Hilfreich für euer Durchsetzungsvermögen und den Zusammenhalt, wird auch sein, wenn ihr mögliche Konsequenzen bei Nicht- oder Missachtung besprecht. Dies muss freilich noch einen Spielraum bieten, aber macht euch aus wie ihr bei Regelbruch vorgehen wollt, damit ihr prompt und gerecht reagieren könnt.

Nehmt euch auf dem Lager jedenfalls genug Zeit, um den Kindern alles Nötige zu erklären. Ihr könnt auch in Kleingruppen Regelungsvorschläge ausarbeiten und dann in einem Lagerplenum vorstellen und diskutieren.
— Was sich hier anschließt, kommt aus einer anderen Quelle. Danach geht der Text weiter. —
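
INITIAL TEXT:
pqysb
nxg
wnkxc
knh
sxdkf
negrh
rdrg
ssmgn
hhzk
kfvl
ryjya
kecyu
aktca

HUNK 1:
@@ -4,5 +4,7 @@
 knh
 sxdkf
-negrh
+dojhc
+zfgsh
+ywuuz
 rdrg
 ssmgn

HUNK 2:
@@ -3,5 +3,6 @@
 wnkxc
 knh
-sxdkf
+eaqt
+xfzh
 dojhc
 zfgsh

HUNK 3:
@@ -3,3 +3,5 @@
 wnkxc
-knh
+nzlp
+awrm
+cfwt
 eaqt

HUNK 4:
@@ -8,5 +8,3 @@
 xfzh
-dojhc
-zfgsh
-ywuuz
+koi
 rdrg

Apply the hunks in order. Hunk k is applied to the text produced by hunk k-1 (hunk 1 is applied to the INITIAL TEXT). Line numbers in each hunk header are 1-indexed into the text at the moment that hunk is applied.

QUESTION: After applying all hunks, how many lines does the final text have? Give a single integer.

Hunk 1: at line 4 remove [negrh] add [dojhc,zfgsh,ywuuz] -> 15 lines: pqysb nxg wnkxc knh sxdkf dojhc zfgsh ywuuz rdrg ssmgn hhzk kfvl ryjya kecyu aktca
Hunk 2: at line 3 remove [sxdkf] add [eaqt,xfzh] -> 16 lines: pqysb nxg wnkxc knh eaqt xfzh dojhc zfgsh ywuuz rdrg ssmgn hhzk kfvl ryjya kecyu aktca
Hunk 3: at line 3 remove [knh] add [nzlp,awrm,cfwt] -> 18 lines: pqysb nxg wnkxc nzlp awrm cfwt eaqt xfzh dojhc zfgsh ywuuz rdrg ssmgn hhzk kfvl ryjya kecyu aktca
Hunk 4: at line 8 remove [dojhc,zfgsh,ywuuz] add [koi] -> 16 lines: pqysb nxg wnkxc nzlp awrm cfwt eaqt xfzh koi rdrg ssmgn hhzk kfvl ryjya kecyu aktca
Final line count: 16

Answer: 16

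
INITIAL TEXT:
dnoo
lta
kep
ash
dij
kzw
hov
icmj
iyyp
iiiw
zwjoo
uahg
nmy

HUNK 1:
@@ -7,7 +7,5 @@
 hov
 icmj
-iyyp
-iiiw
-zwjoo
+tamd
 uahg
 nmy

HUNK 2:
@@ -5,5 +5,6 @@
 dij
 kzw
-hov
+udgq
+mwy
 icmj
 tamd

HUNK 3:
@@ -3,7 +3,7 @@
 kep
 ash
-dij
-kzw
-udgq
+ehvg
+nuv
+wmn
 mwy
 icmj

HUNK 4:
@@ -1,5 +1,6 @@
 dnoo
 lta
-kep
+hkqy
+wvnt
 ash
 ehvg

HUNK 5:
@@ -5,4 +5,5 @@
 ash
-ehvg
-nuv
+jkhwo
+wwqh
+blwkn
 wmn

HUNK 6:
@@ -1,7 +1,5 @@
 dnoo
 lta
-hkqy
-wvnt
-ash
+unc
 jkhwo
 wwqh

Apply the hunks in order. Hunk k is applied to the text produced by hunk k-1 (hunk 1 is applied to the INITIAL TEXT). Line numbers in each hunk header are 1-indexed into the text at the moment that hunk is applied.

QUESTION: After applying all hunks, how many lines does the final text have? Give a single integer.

Answer: 12

Derivation:
Hunk 1: at line 7 remove [iyyp,iiiw,zwjoo] add [tamd] -> 11 lines: dnoo lta kep ash dij kzw hov icmj tamd uahg nmy
Hunk 2: at line 5 remove [hov] add [udgq,mwy] -> 12 lines: dnoo lta kep ash dij kzw udgq mwy icmj tamd uahg nmy
Hunk 3: at line 3 remove [dij,kzw,udgq] add [ehvg,nuv,wmn] -> 12 lines: dnoo lta kep ash ehvg nuv wmn mwy icmj tamd uahg nmy
Hunk 4: at line 1 remove [kep] add [hkqy,wvnt] -> 13 lines: dnoo lta hkqy wvnt ash ehvg nuv wmn mwy icmj tamd uahg nmy
Hunk 5: at line 5 remove [ehvg,nuv] add [jkhwo,wwqh,blwkn] -> 14 lines: dnoo lta hkqy wvnt ash jkhwo wwqh blwkn wmn mwy icmj tamd uahg nmy
Hunk 6: at line 1 remove [hkqy,wvnt,ash] add [unc] -> 12 lines: dnoo lta unc jkhwo wwqh blwkn wmn mwy icmj tamd uahg nmy
Final line count: 12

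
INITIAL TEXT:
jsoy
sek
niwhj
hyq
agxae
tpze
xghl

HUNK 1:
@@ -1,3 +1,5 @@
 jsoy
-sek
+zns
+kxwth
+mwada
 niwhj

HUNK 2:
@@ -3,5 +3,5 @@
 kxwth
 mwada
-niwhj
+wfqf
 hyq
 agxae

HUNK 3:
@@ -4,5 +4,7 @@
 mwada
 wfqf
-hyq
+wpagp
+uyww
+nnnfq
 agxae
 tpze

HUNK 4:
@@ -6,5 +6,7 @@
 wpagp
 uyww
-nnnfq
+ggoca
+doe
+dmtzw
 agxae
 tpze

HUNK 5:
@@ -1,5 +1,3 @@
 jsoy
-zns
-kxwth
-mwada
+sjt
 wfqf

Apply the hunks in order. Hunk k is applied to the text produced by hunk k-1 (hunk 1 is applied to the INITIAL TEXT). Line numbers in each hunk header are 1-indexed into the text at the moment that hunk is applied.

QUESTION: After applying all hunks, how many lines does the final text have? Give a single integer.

Answer: 11

Derivation:
Hunk 1: at line 1 remove [sek] add [zns,kxwth,mwada] -> 9 lines: jsoy zns kxwth mwada niwhj hyq agxae tpze xghl
Hunk 2: at line 3 remove [niwhj] add [wfqf] -> 9 lines: jsoy zns kxwth mwada wfqf hyq agxae tpze xghl
Hunk 3: at line 4 remove [hyq] add [wpagp,uyww,nnnfq] -> 11 lines: jsoy zns kxwth mwada wfqf wpagp uyww nnnfq agxae tpze xghl
Hunk 4: at line 6 remove [nnnfq] add [ggoca,doe,dmtzw] -> 13 lines: jsoy zns kxwth mwada wfqf wpagp uyww ggoca doe dmtzw agxae tpze xghl
Hunk 5: at line 1 remove [zns,kxwth,mwada] add [sjt] -> 11 lines: jsoy sjt wfqf wpagp uyww ggoca doe dmtzw agxae tpze xghl
Final line count: 11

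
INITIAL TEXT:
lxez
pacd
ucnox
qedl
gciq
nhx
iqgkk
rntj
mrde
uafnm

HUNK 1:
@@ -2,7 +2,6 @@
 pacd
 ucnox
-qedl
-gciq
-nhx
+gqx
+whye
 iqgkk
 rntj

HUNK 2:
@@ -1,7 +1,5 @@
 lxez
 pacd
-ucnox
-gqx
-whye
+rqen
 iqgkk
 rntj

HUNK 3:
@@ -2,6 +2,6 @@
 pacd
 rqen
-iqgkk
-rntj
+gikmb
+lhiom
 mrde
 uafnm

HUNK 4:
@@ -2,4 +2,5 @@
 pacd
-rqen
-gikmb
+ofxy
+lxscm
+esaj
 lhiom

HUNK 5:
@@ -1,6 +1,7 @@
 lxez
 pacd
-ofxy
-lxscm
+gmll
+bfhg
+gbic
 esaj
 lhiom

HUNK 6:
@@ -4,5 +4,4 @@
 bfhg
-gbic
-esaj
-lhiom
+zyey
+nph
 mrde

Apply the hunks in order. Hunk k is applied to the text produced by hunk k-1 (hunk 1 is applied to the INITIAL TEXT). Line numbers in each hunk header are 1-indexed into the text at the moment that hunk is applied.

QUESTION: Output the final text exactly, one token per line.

Answer: lxez
pacd
gmll
bfhg
zyey
nph
mrde
uafnm

Derivation:
Hunk 1: at line 2 remove [qedl,gciq,nhx] add [gqx,whye] -> 9 lines: lxez pacd ucnox gqx whye iqgkk rntj mrde uafnm
Hunk 2: at line 1 remove [ucnox,gqx,whye] add [rqen] -> 7 lines: lxez pacd rqen iqgkk rntj mrde uafnm
Hunk 3: at line 2 remove [iqgkk,rntj] add [gikmb,lhiom] -> 7 lines: lxez pacd rqen gikmb lhiom mrde uafnm
Hunk 4: at line 2 remove [rqen,gikmb] add [ofxy,lxscm,esaj] -> 8 lines: lxez pacd ofxy lxscm esaj lhiom mrde uafnm
Hunk 5: at line 1 remove [ofxy,lxscm] add [gmll,bfhg,gbic] -> 9 lines: lxez pacd gmll bfhg gbic esaj lhiom mrde uafnm
Hunk 6: at line 4 remove [gbic,esaj,lhiom] add [zyey,nph] -> 8 lines: lxez pacd gmll bfhg zyey nph mrde uafnm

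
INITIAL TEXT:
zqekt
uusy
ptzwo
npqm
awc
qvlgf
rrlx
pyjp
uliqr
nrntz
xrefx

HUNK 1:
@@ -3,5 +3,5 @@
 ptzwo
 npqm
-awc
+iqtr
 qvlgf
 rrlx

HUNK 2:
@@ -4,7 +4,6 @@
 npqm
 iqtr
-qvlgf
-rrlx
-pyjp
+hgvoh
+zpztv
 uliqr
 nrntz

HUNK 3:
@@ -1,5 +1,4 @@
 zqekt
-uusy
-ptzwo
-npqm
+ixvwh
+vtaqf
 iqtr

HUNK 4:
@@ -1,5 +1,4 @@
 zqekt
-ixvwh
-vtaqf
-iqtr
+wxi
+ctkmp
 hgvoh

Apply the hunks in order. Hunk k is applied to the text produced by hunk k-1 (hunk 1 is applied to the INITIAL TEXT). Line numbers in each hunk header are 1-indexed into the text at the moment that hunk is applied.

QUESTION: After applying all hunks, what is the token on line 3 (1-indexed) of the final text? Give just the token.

Hunk 1: at line 3 remove [awc] add [iqtr] -> 11 lines: zqekt uusy ptzwo npqm iqtr qvlgf rrlx pyjp uliqr nrntz xrefx
Hunk 2: at line 4 remove [qvlgf,rrlx,pyjp] add [hgvoh,zpztv] -> 10 lines: zqekt uusy ptzwo npqm iqtr hgvoh zpztv uliqr nrntz xrefx
Hunk 3: at line 1 remove [uusy,ptzwo,npqm] add [ixvwh,vtaqf] -> 9 lines: zqekt ixvwh vtaqf iqtr hgvoh zpztv uliqr nrntz xrefx
Hunk 4: at line 1 remove [ixvwh,vtaqf,iqtr] add [wxi,ctkmp] -> 8 lines: zqekt wxi ctkmp hgvoh zpztv uliqr nrntz xrefx
Final line 3: ctkmp

Answer: ctkmp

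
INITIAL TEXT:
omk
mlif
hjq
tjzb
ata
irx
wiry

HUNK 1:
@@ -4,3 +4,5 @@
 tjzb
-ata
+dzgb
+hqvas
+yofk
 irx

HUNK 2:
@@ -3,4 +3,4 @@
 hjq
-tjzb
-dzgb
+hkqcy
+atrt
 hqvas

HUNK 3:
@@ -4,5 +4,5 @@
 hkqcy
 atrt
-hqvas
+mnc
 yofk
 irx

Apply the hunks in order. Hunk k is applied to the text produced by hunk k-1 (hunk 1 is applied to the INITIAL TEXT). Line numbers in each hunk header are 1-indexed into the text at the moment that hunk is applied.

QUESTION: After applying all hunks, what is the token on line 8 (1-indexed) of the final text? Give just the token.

Answer: irx

Derivation:
Hunk 1: at line 4 remove [ata] add [dzgb,hqvas,yofk] -> 9 lines: omk mlif hjq tjzb dzgb hqvas yofk irx wiry
Hunk 2: at line 3 remove [tjzb,dzgb] add [hkqcy,atrt] -> 9 lines: omk mlif hjq hkqcy atrt hqvas yofk irx wiry
Hunk 3: at line 4 remove [hqvas] add [mnc] -> 9 lines: omk mlif hjq hkqcy atrt mnc yofk irx wiry
Final line 8: irx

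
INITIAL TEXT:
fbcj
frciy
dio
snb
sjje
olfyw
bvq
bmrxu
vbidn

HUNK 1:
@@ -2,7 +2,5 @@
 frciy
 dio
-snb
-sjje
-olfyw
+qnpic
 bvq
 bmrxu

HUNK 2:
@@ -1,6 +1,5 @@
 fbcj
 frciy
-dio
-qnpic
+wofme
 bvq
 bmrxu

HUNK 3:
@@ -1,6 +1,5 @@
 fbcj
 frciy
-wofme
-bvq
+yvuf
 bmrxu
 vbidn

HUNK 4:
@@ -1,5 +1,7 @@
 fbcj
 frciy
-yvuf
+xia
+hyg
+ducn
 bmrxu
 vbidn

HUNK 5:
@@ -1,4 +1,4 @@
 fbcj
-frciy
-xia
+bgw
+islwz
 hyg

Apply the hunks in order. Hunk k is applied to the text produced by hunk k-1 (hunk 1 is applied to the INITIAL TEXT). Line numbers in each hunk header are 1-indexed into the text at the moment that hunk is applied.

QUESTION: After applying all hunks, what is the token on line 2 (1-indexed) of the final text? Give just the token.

Hunk 1: at line 2 remove [snb,sjje,olfyw] add [qnpic] -> 7 lines: fbcj frciy dio qnpic bvq bmrxu vbidn
Hunk 2: at line 1 remove [dio,qnpic] add [wofme] -> 6 lines: fbcj frciy wofme bvq bmrxu vbidn
Hunk 3: at line 1 remove [wofme,bvq] add [yvuf] -> 5 lines: fbcj frciy yvuf bmrxu vbidn
Hunk 4: at line 1 remove [yvuf] add [xia,hyg,ducn] -> 7 lines: fbcj frciy xia hyg ducn bmrxu vbidn
Hunk 5: at line 1 remove [frciy,xia] add [bgw,islwz] -> 7 lines: fbcj bgw islwz hyg ducn bmrxu vbidn
Final line 2: bgw

Answer: bgw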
Rahmenprogramm ist hier völlig in Ordnung, solange es nicht das Spielerische in den Vordergrund stellt und den eigentlichen Sinn und Zweck in den Schatten.

Alles was ihr mit den Kindern vereinbart, sollte von ihnen auch anerkannt werden, denn wenn sie dies getan haben, fühlen sie sich ernst genommen und das Pflichtbewusstsein oder das Befolgen dieser Regelungen, von ihnen mitgestaltet, erhält einen größeren Stellenwert.